Group of order $60$
Solution 1:
There is a non-abelian simple group of order $60$. Thus, $(a)$ is false.
We note that $(b)$ is false for precisely the same reason as $(a)$. There is a non-abelian simple group of order $60$.
$(c)$ is true. This is because, by Cauchy's theorem, there is an element of those orders specified. The subgroup those elements generate will respectively be the required subgroup.
This is a bit tricky if one does not want to use the fact that the non-abelian simple group of order $60$ is the alternating group on $5$ symbols, $A_5$. It is a straight forward Sylow calculation to show that $A_5$ has no subgroup of order $15$.
Proof that $A_5$ does not have a subgroup of order $15$
Prove that a group of order $15$ is cyclic (Sylow's Theorems). Now prove that no permutation on $5$ symbols can have order $15$.
Solution 2:
Here's a computational approach.

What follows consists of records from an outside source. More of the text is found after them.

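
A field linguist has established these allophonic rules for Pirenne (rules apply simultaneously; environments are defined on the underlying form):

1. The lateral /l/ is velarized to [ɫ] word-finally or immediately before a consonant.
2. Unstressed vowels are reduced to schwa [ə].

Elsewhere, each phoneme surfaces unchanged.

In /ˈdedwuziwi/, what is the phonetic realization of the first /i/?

[ə]

/i/ meets the environment for rule 2 (in an unstressed syllable) → [ə].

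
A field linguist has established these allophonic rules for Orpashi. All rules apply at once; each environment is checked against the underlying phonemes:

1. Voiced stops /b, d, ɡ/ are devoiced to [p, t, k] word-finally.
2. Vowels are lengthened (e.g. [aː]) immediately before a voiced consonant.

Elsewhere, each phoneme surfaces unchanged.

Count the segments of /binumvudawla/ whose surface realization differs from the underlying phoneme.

Segments that undergo a rule: /i/ → [iː] (rule 2); /u/ → [uː] (rule 2); /u/ → [uː] (rule 2); /a/ → [aː] (rule 2).
All other segments surface unchanged.

4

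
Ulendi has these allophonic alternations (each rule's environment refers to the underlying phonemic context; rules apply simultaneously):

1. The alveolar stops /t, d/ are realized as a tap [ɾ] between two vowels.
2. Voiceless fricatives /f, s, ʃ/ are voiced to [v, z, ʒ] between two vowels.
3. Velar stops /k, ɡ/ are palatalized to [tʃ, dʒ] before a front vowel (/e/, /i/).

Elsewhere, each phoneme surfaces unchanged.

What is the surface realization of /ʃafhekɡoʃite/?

[ʃafhekɡoʒiɾe]

/ʃ/ (word-initial) is in the target of rule 2 but the environment (between two vowels) is not met → [ʃ].
/f/ (between /a/ and /h/) fails the environment for rule 2, so it stays [f].
/k/ (between /e/ and /ɡ/): rule 3 targets it, but not before a front vowel → unchanged [k].
/ɡ/ (between /k/ and /o/) is in the target of rule 3 but the environment (before a front vowel) is not met → [ɡ].
/ʃ/ (between /o/ and /i/): between two vowels, so rule 2 applies → [ʒ].
/t/ (between /i/ and /e/): between two vowels, so rule 1 applies → [ɾ].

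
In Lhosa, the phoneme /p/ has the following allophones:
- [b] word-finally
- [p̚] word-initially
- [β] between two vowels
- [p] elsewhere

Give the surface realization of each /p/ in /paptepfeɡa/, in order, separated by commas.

[p̚], [p], [p]

Occurrence 1 (position 1): word-initially → [p̚].
Occurrence 2 (position 3): no conditioning environment matches → elsewhere allophone [p].
Occurrence 3 (position 6): no conditioning environment matches → elsewhere allophone [p].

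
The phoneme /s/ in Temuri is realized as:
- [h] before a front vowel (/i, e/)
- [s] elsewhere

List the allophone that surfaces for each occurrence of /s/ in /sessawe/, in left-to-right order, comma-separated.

[h], [s], [s]

Occurrence 1 (position 1): before a front vowel (/i, e/) → [h].
Occurrence 2 (position 3): no conditioning environment matches → elsewhere allophone [s].
Occurrence 3 (position 4): no conditioning environment matches → elsewhere allophone [s].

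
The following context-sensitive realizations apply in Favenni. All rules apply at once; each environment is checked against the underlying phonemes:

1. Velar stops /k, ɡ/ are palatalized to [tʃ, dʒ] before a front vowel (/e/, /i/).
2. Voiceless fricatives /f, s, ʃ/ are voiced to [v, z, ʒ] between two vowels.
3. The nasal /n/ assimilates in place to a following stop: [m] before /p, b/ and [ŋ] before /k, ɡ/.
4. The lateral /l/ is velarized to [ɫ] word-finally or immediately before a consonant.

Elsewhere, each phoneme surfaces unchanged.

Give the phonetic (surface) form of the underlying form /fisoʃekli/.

[fizoʒekli]

/f/ (word-initial) fails the environment for rule 2, so it stays [f].
Rule 2 applies to /s/ (between /i/ and /o/: between two vowels) → [z].
/ʃ/ (between /o/ and /e/) occurs between two vowels → [ʒ] by rule 2.
/k/ (between /e/ and /l/): rule 1 targets it, but not before a front vowel → unchanged [k].
/l/ — between /k/ and /i/; rule 4 does not apply here → [l].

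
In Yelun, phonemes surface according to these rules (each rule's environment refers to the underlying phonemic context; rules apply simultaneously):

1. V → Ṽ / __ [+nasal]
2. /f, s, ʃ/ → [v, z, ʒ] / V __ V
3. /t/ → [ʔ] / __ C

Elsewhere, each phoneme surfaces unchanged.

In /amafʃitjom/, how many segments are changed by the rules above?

Segments that undergo a rule: /a/ → [ã] (rule 1); /t/ → [ʔ] (rule 3); /o/ → [õ] (rule 1).
All other segments surface unchanged.

3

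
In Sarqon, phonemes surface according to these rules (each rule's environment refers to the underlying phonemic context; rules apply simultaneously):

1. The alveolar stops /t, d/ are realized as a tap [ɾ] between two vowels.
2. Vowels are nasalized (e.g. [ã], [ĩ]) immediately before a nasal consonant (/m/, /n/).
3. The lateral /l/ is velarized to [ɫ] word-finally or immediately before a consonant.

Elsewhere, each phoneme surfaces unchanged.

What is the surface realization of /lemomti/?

[lẽmõmti]

/l/ (word-initial): rule 3 targets it, but not word-finally or immediately before a consonant → unchanged [l].
/e/ meets the environment for rule 2 (before a nasal consonant) → [ẽ].
/m/ stays [m].
/o/ meets the environment for rule 2 (before a nasal consonant) → [õ].
/m/ stays [m].
/t/ (between /m/ and /i/) fails the environment for rule 1, so it stays [t].
/i/ (word-final) is in the target of rule 2 but the environment (before a nasal consonant) is not met → [i].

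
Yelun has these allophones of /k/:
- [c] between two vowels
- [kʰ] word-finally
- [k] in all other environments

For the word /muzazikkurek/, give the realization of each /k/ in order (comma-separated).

[k], [k], [kʰ]

Occurrence 1 (position 7): no conditioning environment matches → elsewhere allophone [k].
Occurrence 2 (position 8): no conditioning environment matches → elsewhere allophone [k].
Occurrence 3 (position 12): word-finally → [kʰ].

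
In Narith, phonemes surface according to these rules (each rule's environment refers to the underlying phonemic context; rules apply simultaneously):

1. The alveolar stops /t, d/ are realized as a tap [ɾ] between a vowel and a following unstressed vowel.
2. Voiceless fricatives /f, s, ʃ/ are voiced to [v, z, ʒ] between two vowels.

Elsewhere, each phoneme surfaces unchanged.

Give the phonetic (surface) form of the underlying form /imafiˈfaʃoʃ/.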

In fact, there are $13$ isomorphism classes of groups of order $60$. These can be accessed by the GAP AllSmallGroups function.
Here's the input code:
for G in AllSmallGroups(60) do
Conj:=ConjugacyClassesSubgroups(LatticeSubgroups(G));
SubgroupSizes:=Set(Conj,C->Size(C[1]));
Print(StructureDescription(G)," ",IsAbelian(G)," ",SubgroupSizes,"\n");
od;
And here is the output:
C5 x (C3 : C4) false [ 1, 2, 3, 4, 5, 6, 10, 12, 15, 20, 30, 60 ]
C3 x (C5 : C4) false [ 1, 2, 3, 4, 5, 6, 10, 12, 15, 20, 30, 60 ]
C15 : C4 false [ 1, 2, 3, 4, 5, 6, 10, 12, 15, 20, 30, 60 ]
C60 true [ 1, 2, 3, 4, 5, 6, 10, 12, 15, 20, 30, 60 ]
A5 false [ 1, 2, 3, 4, 5, 6, 10, 12, 60 ]
C3 x (C5 : C4) false [ 1, 2, 3, 4, 5, 6, 10, 12, 15, 20, 30, 60 ]
C15 : C4 false [ 1, 2, 3, 4, 5, 6, 10, 12, 15, 20, 30, 60 ]
S3 x D10 false [ 1, 2, 3, 4, 5, 6, 10, 12, 15, 20, 30, 60 ]
C5 x A4 false [ 1, 2, 3, 4, 5, 10, 12, 15, 20, 60 ]
C6 x D10 false [ 1, 2, 3, 4, 5, 6, 10, 12, 15, 20, 30, 60 ]
C10 x S3 false [ 1, 2, 3, 4, 5, 6, 10, 12, 15, 20, 30, 60 ]
D60 false [ 1, 2, 3, 4, 5, 6, 10, 12, 15, 20, 30, 60 ]
C30 x C2 true [ 1, 2, 3, 4, 5, 6, 10, 12, 15, 20, 30, 60 ]
Each row identifies one of the $13$ groups of order $60$, writes whether or not it's abelian, and the list of subgroup sizes of that group.
The notation as to which group is which should be largely self-explanatory, except that ":" represents a semi-direct product.
- "$G$ is abelian" is true for $2$ out of $13$ isomorphism classes of groups of order $60$.
- "$G$ has a subgroup of order $30$" is true for $11$ out of $13$. (The two counter-examples are $A_5$ and $C_5 \times A_4$.)
- "$G$ has a subgroup of order $2$, $3$, and $5$" is true for $13$ out of $13$.
- "$G$ has a subgroup of order $6$, $10$, and $15$" is true for $11$ out of $13$. (The two counter-examples are $A_5$, which has no subgroup of order $15$, and $C_5 \times A_4$, which has no subgroup of order $6$.)
Disclaimer: I don't mean to undermine the importance of understanding the theoretical methods for answering these questions.